How Stars of the Lid Made Two Ambient Masterworks

Sometime after the release of their sixth studio album, 2001’s The Tired Sounds of the Stars of the Lid, Austin-borne drone duo Stars of the Lid quietly, patiently moved from obscurity into semi-obscurity, renown as the most acclaimed ambient musicians since the heyday of Brian Eno. The three-LP opus featured more than two hours of melancholy, wistful orchestral drones that swelled and dissolved, a home-brewed sound with the ambitions of minimalist composition and the insularity of indie rock. It didn’t make too much of a ripple upon its release beyond raves from alt-leaning press, but it slowly spread. In the 14 years since, a generation of similarly evocative composers — Max Richter, Jóhann Jóhannsson, Ólafur Arnalds — have risen to prominence in Stars of the Lid’s wake. Vinyl copies of follow-up, 2007’s Stars of the Lid and Their Refinement of the Decline, have sold for more than $200.

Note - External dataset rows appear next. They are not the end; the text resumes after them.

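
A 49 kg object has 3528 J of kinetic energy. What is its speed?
v = √(2·KE/m) = √(2·3528/49) = 12.0 m/s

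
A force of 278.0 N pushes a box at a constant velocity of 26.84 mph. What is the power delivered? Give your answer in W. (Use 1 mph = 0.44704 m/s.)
Convert to SI: F = 278.0 N, v = 11.9986 m/s
P = Fv = (278.0)(11.9986) = 3336 W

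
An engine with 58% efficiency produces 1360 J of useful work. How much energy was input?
W_in = W_out/η = 1360/0.58 = 2345 J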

Their record label, indie-ambient touchstone Kranky, is responding with long-demanded vinyl represses of both 2001’s Tired Sounds and 2007’s Refinement, both out of print for some time. Though both members of the band stay more than busy with other projects — the Brussels-based Adam Wiltzie has composed music for the Oscar-nominated The Theory of Everything and tours with his acclaimed band A Winged Victory for the Sullen; the L.A.-based Brian McBride is a debate coach at USC and a member of psych-pop group Bell Gardens — the audience for Stars of the Lid only grows.

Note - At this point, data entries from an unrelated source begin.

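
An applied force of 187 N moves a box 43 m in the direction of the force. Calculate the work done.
W = F·d = (187)(43) = 8041 J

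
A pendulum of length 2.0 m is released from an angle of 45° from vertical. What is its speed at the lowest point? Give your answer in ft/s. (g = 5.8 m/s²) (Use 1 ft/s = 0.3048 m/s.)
h = L(1 − cosθ) = 2.0(1 − cos45°) = 0.585786 m
v = √(2gh) = √(2·5.8·0.585786) = 2.60675 m/s = 8.552 ft/s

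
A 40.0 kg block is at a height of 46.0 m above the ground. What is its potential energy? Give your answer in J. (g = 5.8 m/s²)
PE = mgh = (40.0)(5.8)(46.0) = 10670 J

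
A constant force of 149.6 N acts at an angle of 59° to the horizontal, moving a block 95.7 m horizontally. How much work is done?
W = F·d·cosθ = (149.6)(95.7)cos(59°) = 7374 J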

We caught up with Wiltzie and McBride to ponder how — and why — their fragile drone sculptures went from quiet critical sensation to the iconic standard for 21st Century ambient.
When did you realize that you guys were connecting with more than drone-heads and ambient aficionados?
Adam Wiltzie: Are we? Well, just from like a technical standpoint of album sales, I reckon about two or three years after Tired Sounds was released. Mr. Kranky [label co-founder Joel Leoschke] called me and said, “Yeah, something really strange is happening.” In its first couple years, it sold, you know, 5,000. And it sold almost 10,000 copies, three years later, all of a sudden, over this course of six or eight months. We didn’t do anything. Mr. Kranky, you know, hardly ever advertises anyway. I don’t know what happened. I wish I could tell you the world just decided, “They’re a cult phenomenon. We must support them.” I’m not really sure. I’m at a loss for words for what happened. And of the course of years, it just seems like it kept building. Although, at the same time I still feel as if we’re completely anonymous.